At the November election, where marginal seats determined the Coalition victory, Labor support was 40 per cent and the Coalition’s 42.8 per cent. Were an election held now, the figures say the Coalition would have a clear victory.
So we have two polls, one showing a dead heat and the other showing a tiny swing to the Coalition on first preferences (the rise of the Greens, whose preferences strongly favour Labor, would probably offset this). Of course, Howard is romping in on the “preferred Prime Minister” poll, but the incumbent nearly always leads on this measure
In my view, the reporting of these polls is indicative of bias, but not of party-political bias. Rather it is the bias of the conventional wisdom (this marvellous phrase, like many others is due, I believe to JK Galbraith). The CW has it that Howard is sitting pretty and so evidence is reported as reinforcing it, even when it is, at best neutral.
Ross Gittins is one of the few economic commentators who understands that leisure and a pleasant working life are just as important as production, if not more so. In this piece, which came out when I was moving house, he asks
If micro-economic reform has been as hugely successful as the econocrats keep assuring us – and as the productivity figures confirm – why has the reform process virtually ground to a halt?

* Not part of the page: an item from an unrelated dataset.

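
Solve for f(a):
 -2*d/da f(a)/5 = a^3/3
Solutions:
 f(a) = C1 - 5*a^4/24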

Why have our politicians been struck down by “reform fatigue”?
and concludes that many of the apparent benefits of microeconomic reform are ‘false economies’. I get a nice mention as a ‘neoclassical iconoclast’.
While we’re on the subject of world-class cliches, does anyone else find “back to back”, as in “back to back premierships” a trifle bizarre? Applied to people, or to any objects with a back and a front, it implies “facing in opposite directions”. And after putting two wins (or whatever) “back to back” what are you supposed to do with a third?